13. yüzyılda yaşayan ve döneminde çok sevilen bir isim olan Nasreddin Hoca, Konya’nın Akşehir ilçesinde yaşamıştır. Bir diğer bilgiye göre de Nasreddin Hoca, Eskişehir’in Sivrihisar ilçesinde doğmuş ve büyümüştür.

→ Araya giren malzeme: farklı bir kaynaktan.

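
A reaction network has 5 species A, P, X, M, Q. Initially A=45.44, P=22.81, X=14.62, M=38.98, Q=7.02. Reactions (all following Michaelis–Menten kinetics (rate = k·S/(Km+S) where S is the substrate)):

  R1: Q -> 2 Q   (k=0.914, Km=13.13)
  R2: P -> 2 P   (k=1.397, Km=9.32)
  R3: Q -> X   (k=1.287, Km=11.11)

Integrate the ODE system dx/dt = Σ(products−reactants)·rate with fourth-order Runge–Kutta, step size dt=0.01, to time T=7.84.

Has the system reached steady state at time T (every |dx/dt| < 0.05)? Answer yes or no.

Steady state at T: no

RK4 with dt=0.01: 784 steps to T=7.84. Trajectory (selected grid times):
t=0.00: A=45.44 P=22.81 X=14.62 M=38.98 Q=7.02
t=0.87: A=45.44 P=23.68 X=15.05 M=38.98 Q=6.86
t=1.74: A=45.44 P=24.55 X=15.48 M=38.98 Q=6.71
t=2.61: A=45.44 P=25.44 X=15.89 M=38.98 Q=6.56
t=3.48: A=45.44 P=26.33 X=16.31 M=38.98 Q=6.41
t=4.36: A=45.44 P=27.25 X=16.72 M=38.98 Q=6.26
t=5.23: A=45.44 P=28.15 X=17.12 M=38.98 Q=6.11
t=6.10: A=45.44 P=29.07 X=17.51 M=38.98 Q=5.97
t=6.97: A=45.44 P=29.99 X=17.90 M=38.98 Q=5.83
t=7.84: A=45.44 P=30.93 X=18.28 M=38.98 Q=5.69
Rates at T: R1=0.2763, R2=1.0735, R3=0.4358
dx/dt at T (Σ net stoichiometry × rate): A=+0.0000, P=+1.0735, X=+0.4358, M=+0.0000, Q=-0.1595
Largest |dx/dt| is |+1.0735| (P) ≥ 0.05 → not steady.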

Nasreddin Hoca fıkralarında Türk insanının mizahı, karakteri, zevki ve düşünceleri aktarılır. Türk insanın bu özelliklerini üstünde toplayan Nasreddin Hoca’nın fıkraları herkes tarafından bilinir. Güldürürken düşündüren Hoca’nın bir diğer yönü ise felsefi kişiliğe sahip olmasıdır. Nasreddin Hoca’nın fıkralarının arkasında çok ince bir zeka, hazır cevaplık vardır. Anlatılan fıkralarda toplumla ilgili, yöneticilerle ilgili eleştirilerin de yapıldığı görülür. Nasreddin Hoca toplum hayatında karşılaştığı sorunlara mizahi bir üslupla yaklaşır. Fıkralarda Nasreddin Hoca’nın söylediği birçok söz (İpe un sermek, ye kürküm ye, bindiği dalı kesmek vb.) Türk halkı arasında çok sık kullanılır hale gelmiştir.
Fıkranın birçok anlamı vardır. Bunlardan biri de şudur: Fıkralar güldürücü ve nükteli hikayelerdir. Türk halkı arasında fıkra denildi mi akla gelen ilk isim Nasreddin Hoca olur. Nasreddin Hoca fıkraları güldürürken düşündüren, dinleyenlere öğüt veren, ders veren güldürücü hikayelerden oluşur.
Nasreddin Hoca’nın ünü Anadolu dışına da yayılmıştır. Birçok toplum tarafından da sahiplenen Nasreddin Hoca; Azerbaycan ve İran’da Molla Nasreddin, Kazaklarda Koja Nasreddin, Özbekler arasında da Nasreddin Efendi ismiyle anılır.
Nesir olarak anlatılan fıkraların sonuç bölümünde bir ders çıkarılır. Bu fıkralarda anlatılan Nasreddin Hoca, genel olarak Türk halkının özelliklerini taşır.